Saturday 23 July 2011

Traffic

You know those myths and rumours that run through every family, "your great uncle Ronald invented the spoon" - that type of thing. Well in my family the legend is that we're related to William Wilberforce. I'm not convinced myself, but having said that I've never tried to prove or disprove it.

Wilberforce, for ignoramuses out there, was a politician who is credited with abolishing slavery in the UK in 1807. But if we look around us today, how well did he really succeed? Illegal though it may be to trade in people, we cannot deny that it goes on all around us, and that society does little to prevent it.

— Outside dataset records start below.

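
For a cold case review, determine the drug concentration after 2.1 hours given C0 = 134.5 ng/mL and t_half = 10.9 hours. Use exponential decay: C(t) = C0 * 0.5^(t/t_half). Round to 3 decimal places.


Drug concentration decay:
Number of half-lives = t / t_half = 2.1 / 10.9 = 0.192661
Decay factor = 0.5^0.192661 = 0.87499034
C(t) = 134.5 * 0.87499034 = 117.686 ng/mL

117.686


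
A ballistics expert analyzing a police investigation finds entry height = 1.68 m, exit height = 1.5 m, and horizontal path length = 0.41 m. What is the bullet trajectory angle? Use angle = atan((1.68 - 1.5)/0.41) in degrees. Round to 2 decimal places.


Bullet trajectory angle:
Height difference = 1.68 - 1.5 = 0.18 m
angle = atan(0.18 / 0.41)
angle = atan(0.439024)
angle = 23.70 degrees

23.70


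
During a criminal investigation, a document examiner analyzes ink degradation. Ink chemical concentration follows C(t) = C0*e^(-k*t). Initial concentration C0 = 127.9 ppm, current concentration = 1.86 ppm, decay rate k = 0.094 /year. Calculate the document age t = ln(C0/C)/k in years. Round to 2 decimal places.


Document age estimation:
C0/C = 127.9 / 1.86 = 68.763441
ln(C0/C) = 4.230672
t = 4.230672 / 0.094 = 45.01 years

45.01


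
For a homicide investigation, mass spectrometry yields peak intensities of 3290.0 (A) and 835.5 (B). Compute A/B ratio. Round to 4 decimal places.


Spectral peak ratio:
Peak A = 3290.0 counts
Peak B = 835.5 counts
Ratio = 3290.0 / 835.5 = 3.9378

3.9378


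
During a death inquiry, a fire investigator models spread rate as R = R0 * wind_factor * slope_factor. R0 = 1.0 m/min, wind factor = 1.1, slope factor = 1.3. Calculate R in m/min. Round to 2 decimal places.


Fire spread rate calculation:
R = R0 * wind_factor * slope_factor
= 1.0 * 1.1 * 1.3
= 1.1 * 1.3
= 1.43 m/min

1.43


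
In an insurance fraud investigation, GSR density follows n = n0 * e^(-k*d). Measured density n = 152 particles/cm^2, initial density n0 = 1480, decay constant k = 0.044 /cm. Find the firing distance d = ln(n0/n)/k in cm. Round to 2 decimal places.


GSR distance calculation:
n0/n = 1480 / 152 = 9.736842
ln(n0/n) = 2.275917
d = 2.275917 / 0.044 = 51.73 cm

51.73


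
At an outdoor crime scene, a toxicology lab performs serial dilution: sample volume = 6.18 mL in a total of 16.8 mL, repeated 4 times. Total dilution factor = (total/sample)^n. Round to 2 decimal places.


Dilution factor calculation:
Single dilution = V_total / V_sample = 16.8 / 6.18 ≈ 2.718447
Number of dilutions = 4
Total DF = (16.8 / 6.18)^4 (full precision, rounded at the end) = 54.61

54.61


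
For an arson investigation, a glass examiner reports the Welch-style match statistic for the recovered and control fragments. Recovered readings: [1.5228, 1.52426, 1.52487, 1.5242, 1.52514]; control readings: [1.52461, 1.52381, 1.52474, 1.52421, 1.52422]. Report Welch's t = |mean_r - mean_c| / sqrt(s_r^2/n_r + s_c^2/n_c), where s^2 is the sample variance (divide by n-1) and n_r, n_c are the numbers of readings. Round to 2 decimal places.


Welch's t-criterion for glass RI comparison:
Recovered mean = sum / n_r = 7.62127 / 5 = 1.524254
Control mean = sum / n_c = 7.62159 / 5 = 1.524318
Recovered sample variance s_r^2 = 8.2038e-07
Control sample variance s_c^2 = 1.3567e-07
Welch SE (unpooled) = sqrt(s_r^2/n_r + s_c^2/n_c) = sqrt(1.64076e-07 + 2.7134e-08) = sqrt(1.9121e-07) = 0.000437276
|mean_r - mean_c| = 6.4e-05
t = 6.4e-05 / 0.000437276 = 0.15

0.15


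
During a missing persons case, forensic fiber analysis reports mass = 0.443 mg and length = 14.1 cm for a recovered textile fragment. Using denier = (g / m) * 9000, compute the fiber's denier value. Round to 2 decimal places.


Denier calculation:
Mass in grams = 0.443 mg / 1000 = 0.000443 g
Length in meters = 14.1 cm / 100 = 0.141 m
Linear density = mass / length = 0.000443 / 0.141 = 0.00314184 g/m
Denier = (g/m) * 9000 = 0.00314184 * 9000 = 28.28

28.28


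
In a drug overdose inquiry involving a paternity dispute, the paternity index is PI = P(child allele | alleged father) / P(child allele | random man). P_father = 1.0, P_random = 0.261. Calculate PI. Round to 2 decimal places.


Paternity Index calculation:
PI = P(allele|father) / P(allele|random)
PI = 1.0 / 0.261
PI = 3.83

3.83


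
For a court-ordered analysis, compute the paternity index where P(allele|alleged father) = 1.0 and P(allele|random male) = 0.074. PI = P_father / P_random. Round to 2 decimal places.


Paternity Index calculation:
PI = P(allele|father) / P(allele|random)
PI = 1.0 / 0.074
PI = 13.51

13.51


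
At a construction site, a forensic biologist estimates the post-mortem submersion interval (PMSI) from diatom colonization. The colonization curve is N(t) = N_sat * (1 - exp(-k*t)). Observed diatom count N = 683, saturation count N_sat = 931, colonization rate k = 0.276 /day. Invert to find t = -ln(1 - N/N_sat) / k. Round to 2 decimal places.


PMSI from diatom colonization curve:
N / N_sat = 683 / 931 = 0.73362
1 - N/N_sat = 0.26638
ln(1 - N/N_sat) = -1.322831
t = -ln(1 - N/N_sat) / k = -(-1.322831) / 0.276 = 4.79 days

4.79


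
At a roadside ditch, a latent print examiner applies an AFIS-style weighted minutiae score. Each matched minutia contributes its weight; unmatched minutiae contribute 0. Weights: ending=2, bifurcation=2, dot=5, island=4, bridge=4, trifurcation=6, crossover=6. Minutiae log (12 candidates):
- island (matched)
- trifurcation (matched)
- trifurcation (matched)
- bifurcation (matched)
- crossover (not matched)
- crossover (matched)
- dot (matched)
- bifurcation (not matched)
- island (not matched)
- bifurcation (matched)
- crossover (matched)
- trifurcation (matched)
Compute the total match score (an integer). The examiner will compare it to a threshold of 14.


Weighted minutiae match score:
  island: matched, +4 (running total 4)
  trifurcation: matched, +6 (running total 10)
  trifurcation: matched, +6 (running total 16)
  bifurcation: matched, +2 (running total 18)
  crossover: not matched, +0
  crossover: matched, +6 (running total 24)
  dot: matched, +5 (running total 29)
  bifurcation: not matched, +0
  island: not matched, +0
  bifurcation: matched, +2 (running total 31)
  crossover: matched, +6 (running total 37)
  trifurcation: matched, +6 (running total 43)
Total score = 43
Threshold = 14; verdict = identification

43


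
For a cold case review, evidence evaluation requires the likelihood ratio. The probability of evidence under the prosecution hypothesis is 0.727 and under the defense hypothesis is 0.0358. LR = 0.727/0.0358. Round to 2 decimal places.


Likelihood ratio calculation:
LR = P(E|Hp) / P(E|Hd)
LR = 0.727 / 0.0358
LR = 20.31

20.31


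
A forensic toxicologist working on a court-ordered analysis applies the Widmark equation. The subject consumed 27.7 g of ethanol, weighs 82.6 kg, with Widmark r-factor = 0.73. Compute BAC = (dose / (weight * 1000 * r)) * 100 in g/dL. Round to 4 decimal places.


Applying the Widmark formula:
BAC = (dose_g / (body_wt * 1000 * r)) * 100
Denominator = 82.6 * 1000 * 0.73 = 60298
BAC = (27.7 / 60298) * 100
BAC = 0.0459 g/dL

0.0459


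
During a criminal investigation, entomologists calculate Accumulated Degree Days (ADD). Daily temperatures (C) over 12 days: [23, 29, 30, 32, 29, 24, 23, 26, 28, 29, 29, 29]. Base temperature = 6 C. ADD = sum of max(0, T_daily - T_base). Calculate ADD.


Computing ADD day by day:
Day 1: max(0, 23 - 6) = 17
Day 2: max(0, 29 - 6) = 23
Day 3: max(0, 30 - 6) = 24
Day 4: max(0, 32 - 6) = 26
Day 5: max(0, 29 - 6) = 23
Day 6: max(0, 24 - 6) = 18
Day 7: max(0, 23 - 6) = 17
Day 8: max(0, 26 - 6) = 20
Day 9: max(0, 28 - 6) = 22
Day 10: max(0, 29 - 6) = 23
Day 11: max(0, 29 - 6) = 23
Day 12: max(0, 29 - 6) = 23
Total ADD = 259

259


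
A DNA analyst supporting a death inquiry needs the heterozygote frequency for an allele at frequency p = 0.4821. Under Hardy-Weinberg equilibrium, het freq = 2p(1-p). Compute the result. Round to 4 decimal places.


Hardy-Weinberg heterozygote frequency:
q = 1 - p = 1 - 0.4821 = 0.5179
2pq = 2 * 0.4821 * 0.5179 = 0.4994

0.4994


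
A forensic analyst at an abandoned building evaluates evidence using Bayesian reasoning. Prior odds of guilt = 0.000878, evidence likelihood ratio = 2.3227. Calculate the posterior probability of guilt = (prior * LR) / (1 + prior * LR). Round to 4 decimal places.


Bayesian evidence evaluation:
Posterior odds = prior_odds * LR = 0.000878 * 2.3227 = 0.002039331
Posterior probability = posterior_odds / (1 + posterior_odds)
= 0.002039331 / (1 + 0.002039331)
= 0.002039331 / 1.002039331
= 0.0020

0.0020


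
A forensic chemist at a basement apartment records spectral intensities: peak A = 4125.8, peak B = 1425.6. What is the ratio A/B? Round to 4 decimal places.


Spectral peak ratio:
Peak A = 4125.8 counts
Peak B = 1425.6 counts
Ratio = 4125.8 / 1425.6 = 2.8941

2.8941


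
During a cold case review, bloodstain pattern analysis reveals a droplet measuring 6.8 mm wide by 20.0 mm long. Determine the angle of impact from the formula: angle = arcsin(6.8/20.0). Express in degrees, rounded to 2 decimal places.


Blood spatter impact angle calculation:
width / length = 6.8 / 20.0 = 0.34
angle = arcsin(0.34)
angle = 19.88 degrees

19.88


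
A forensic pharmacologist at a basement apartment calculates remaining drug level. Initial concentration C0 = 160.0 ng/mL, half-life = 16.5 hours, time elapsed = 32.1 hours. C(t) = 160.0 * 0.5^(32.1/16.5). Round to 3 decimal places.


Drug concentration decay:
Number of half-lives = t / t_half = 32.1 / 16.5 = 1.945455
Decay factor = 0.5^1.945455 = 0.25963288
C(t) = 160.0 * 0.25963288 = 41.541 ng/mL

41.541


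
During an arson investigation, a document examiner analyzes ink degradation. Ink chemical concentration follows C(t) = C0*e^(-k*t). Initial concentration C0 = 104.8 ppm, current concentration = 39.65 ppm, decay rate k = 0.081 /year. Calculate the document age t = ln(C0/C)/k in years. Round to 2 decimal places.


Document age estimation:
C0/C = 104.8 / 39.65 = 2.643127
ln(C0/C) = 0.971963
t = 0.971963 / 0.081 = 12.00 years

12.00


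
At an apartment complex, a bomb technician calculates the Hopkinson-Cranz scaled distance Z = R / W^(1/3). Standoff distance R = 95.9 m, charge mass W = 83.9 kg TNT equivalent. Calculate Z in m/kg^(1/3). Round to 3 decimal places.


Scaled distance calculation:
W^(1/3) = 83.9^(1/3) = 4.377781
Z = R / W^(1/3) = 95.9 / 4.377781
Z = 21.906 m/kg^(1/3)

21.906


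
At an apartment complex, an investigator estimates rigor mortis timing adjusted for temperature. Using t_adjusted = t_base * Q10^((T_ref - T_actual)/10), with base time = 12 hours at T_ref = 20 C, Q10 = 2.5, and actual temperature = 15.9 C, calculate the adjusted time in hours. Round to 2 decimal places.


Rigor mortis time adjustment:
Exponent = (T_ref - T_actual) / 10 = (20 - 15.9) / 10 = 0.41
Q10 factor = 2.5^0.41 = 1.45598
t_adjusted = 12 * 1.45598 = 17.47 hours

17.47


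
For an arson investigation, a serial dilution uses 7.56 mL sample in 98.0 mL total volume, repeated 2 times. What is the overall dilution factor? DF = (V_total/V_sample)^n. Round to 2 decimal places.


Dilution factor calculation:
Single dilution = V_total / V_sample = 98.0 / 7.56 ≈ 12.962963
Number of dilutions = 2
Total DF = (98.0 / 7.56)^2 (full precision, rounded at the end) = 168.04

168.04


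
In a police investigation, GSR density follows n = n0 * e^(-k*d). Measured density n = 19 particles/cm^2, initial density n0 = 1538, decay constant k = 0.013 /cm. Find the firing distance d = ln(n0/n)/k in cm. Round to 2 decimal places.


GSR distance calculation:
n0/n = 1538 / 19 = 80.947368
ln(n0/n) = 4.393799
d = 4.393799 / 0.013 = 337.98 cm

337.98


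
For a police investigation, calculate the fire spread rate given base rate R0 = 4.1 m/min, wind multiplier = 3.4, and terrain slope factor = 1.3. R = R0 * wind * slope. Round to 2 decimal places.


Fire spread rate calculation:
R = R0 * wind_factor * slope_factor
= 4.1 * 3.4 * 1.3
= 13.94 * 1.3
= 18.12 m/min

18.12


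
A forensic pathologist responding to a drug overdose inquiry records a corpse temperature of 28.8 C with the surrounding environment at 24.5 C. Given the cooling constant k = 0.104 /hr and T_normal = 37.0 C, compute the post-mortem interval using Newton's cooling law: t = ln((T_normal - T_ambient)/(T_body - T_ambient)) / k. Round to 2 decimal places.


Using Newton's law of cooling:
t = ln((T_normal - T_ambient) / (T_body - T_ambient)) / k
T_normal - T_ambient = 12.5
T_body - T_ambient = 4.3
Ratio = 2.906977
ln(ratio) = 1.067114
t = 1.067114 / 0.104 = 10.26 hours

10.26


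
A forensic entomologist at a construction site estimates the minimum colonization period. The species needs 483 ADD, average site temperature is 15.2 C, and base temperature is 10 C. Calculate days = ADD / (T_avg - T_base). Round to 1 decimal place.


Insect development time:
Effective temperature = avg_temp - T_base = 15.2 - 10 = 5.2 C
Days = ADD / effective_temp = 483 / 5.2 = 92.9 days

92.9


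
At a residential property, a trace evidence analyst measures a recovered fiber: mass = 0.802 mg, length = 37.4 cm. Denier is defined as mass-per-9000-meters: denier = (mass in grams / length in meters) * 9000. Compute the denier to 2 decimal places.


Denier calculation:
Mass in grams = 0.802 mg / 1000 = 0.000802 g
Length in meters = 37.4 cm / 100 = 0.374 m
Linear density = mass / length = 0.000802 / 0.374 = 0.00214439 g/m
Denier = (g/m) * 9000 = 0.00214439 * 9000 = 19.30

19.30


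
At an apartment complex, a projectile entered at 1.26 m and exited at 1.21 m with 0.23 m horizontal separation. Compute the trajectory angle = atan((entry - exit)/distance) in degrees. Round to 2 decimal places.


Bullet trajectory angle:
Height difference = 1.26 - 1.21 = 0.05 m
angle = atan(0.05 / 0.23)
angle = atan(0.217391)
angle = 12.26 degrees

12.26


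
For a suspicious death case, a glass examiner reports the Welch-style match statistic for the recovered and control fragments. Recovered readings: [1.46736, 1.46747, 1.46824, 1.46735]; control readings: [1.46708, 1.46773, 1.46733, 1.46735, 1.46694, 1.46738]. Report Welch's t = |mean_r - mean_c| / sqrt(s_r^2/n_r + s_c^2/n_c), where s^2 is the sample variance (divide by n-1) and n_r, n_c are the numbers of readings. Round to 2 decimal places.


Welch's t-criterion for glass RI comparison:
Recovered mean = sum / n_r = 5.87042 / 4 = 1.467605
Control mean = sum / n_c = 8.80381 / 6 = 1.4673017
Recovered sample variance s_r^2 = 1.82167e-07
Control sample variance s_c^2 = 7.45367e-08
Welch SE (unpooled) = sqrt(s_r^2/n_r + s_c^2/n_c) = sqrt(4.55417e-08 + 1.24228e-08) = sqrt(5.79645e-08) = 0.000240758
|mean_r - mean_c| = 0.000303333
t = 0.000303333 / 0.000240758 = 1.26

1.26


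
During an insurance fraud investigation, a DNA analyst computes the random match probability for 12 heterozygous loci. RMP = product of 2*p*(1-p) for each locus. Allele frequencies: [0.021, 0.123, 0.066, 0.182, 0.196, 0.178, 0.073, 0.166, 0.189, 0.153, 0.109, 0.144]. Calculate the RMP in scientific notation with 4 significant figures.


Computing RMP for 12 loci:
Locus 1: 2 * 0.021 * 0.979 = 0.041118
Locus 2: 2 * 0.123 * 0.877 = 0.215742
Locus 3: 2 * 0.066 * 0.934 = 0.123288
Locus 4: 2 * 0.182 * 0.818 = 0.297752
Locus 5: 2 * 0.196 * 0.804 = 0.315168
Locus 6: 2 * 0.178 * 0.822 = 0.292632
Locus 7: 2 * 0.073 * 0.927 = 0.135342
Locus 8: 2 * 0.166 * 0.834 = 0.276888
Locus 9: 2 * 0.189 * 0.811 = 0.306558
Locus 10: 2 * 0.153 * 0.847 = 0.259182
Locus 11: 2 * 0.109 * 0.891 = 0.194238
Locus 12: 2 * 0.144 * 0.856 = 0.246528
RMP = 4.282e-09

4.282e-09


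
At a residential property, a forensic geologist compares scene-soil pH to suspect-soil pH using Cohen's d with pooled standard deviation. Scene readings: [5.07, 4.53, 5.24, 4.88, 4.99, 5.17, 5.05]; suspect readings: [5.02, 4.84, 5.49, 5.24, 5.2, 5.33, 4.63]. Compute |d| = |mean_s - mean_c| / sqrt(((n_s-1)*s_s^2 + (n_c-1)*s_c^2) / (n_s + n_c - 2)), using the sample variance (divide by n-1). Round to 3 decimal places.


Pooled-variance Cohen's d for soil pH comparison:
Scene mean = 34.93 / 7 = 4.99
Suspect mean = 35.75 / 7 = 5.107143
Scene sample variance s_s^2 = 0.054767
Suspect sample variance s_c^2 = 0.08819
Pooled variance = ((n_s-1)*s_s^2 + (n_c-1)*s_c^2) / (n_s + n_c - 2) = 0.071479
Pooled SD = sqrt(0.071479) = 0.267356
Mean difference = -0.117143
|d| = |-0.117143| / 0.267356 = 0.438

0.438


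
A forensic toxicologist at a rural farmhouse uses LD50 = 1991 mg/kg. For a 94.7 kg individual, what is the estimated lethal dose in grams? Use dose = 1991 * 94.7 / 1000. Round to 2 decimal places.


Lethal dose calculation:
Lethal dose = LD50 * body_weight / 1000
= 1991 * 94.7 / 1000
= 188547.7 / 1000
= 188.55 g

188.55


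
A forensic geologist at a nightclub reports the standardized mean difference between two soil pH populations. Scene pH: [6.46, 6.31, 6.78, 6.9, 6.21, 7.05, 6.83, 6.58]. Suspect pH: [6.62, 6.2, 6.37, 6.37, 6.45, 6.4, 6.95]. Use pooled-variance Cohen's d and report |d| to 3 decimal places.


Pooled-variance Cohen's d for soil pH comparison:
Scene mean = 53.12 / 8 = 6.64
Suspect mean = 45.36 / 7 = 6.48
Scene sample variance s_s^2 = 0.088743
Suspect sample variance s_c^2 = 0.0584
Pooled variance = ((n_s-1)*s_s^2 + (n_c-1)*s_c^2) / (n_s + n_c - 2) = 0.074738
Pooled SD = sqrt(0.074738) = 0.273383
Mean difference = 0.16
|d| = |0.16| / 0.273383 = 0.585

0.585


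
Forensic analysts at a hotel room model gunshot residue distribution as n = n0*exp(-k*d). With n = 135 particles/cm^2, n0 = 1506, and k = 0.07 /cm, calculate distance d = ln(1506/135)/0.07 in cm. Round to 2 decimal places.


GSR distance calculation:
n0/n = 1506 / 135 = 11.155556
ln(n0/n) = 2.411938
d = 2.411938 / 0.07 = 34.46 cm

34.46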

It's never front page news, but occassionally a story will crop up about tales of domestic servitude full of grisly detail about people, often children, kept in conditions not fit even for the most hardy of animals.

What we hear less about is the trafficking of people by the sex trade. Again, there will sometimes be a story boasting of the capture of a trafficking ring, but in these stories the focus is always on the capture of the bad guys and never on the torment of the good. Victims of trafficking are glossed over, even by our own authorities, as commodities rather than treated as the vulnerable humans they are.

This is going on all around us, in every town, and I don't know what upsets me more - that the authorities are overlooking it, or that society is obviously making use of it's services. Police figures estimate 30,000 people (mainly women) are forcibly trafficked into the sex trade in the UK but experts believe the real figure is far higher. The chances are that someone you know will have played a part in the abuse of a trafficking victim.

I guess I'm probably not descended from Wilberforce. Maybe if I were I would feel like I could do something to stop it.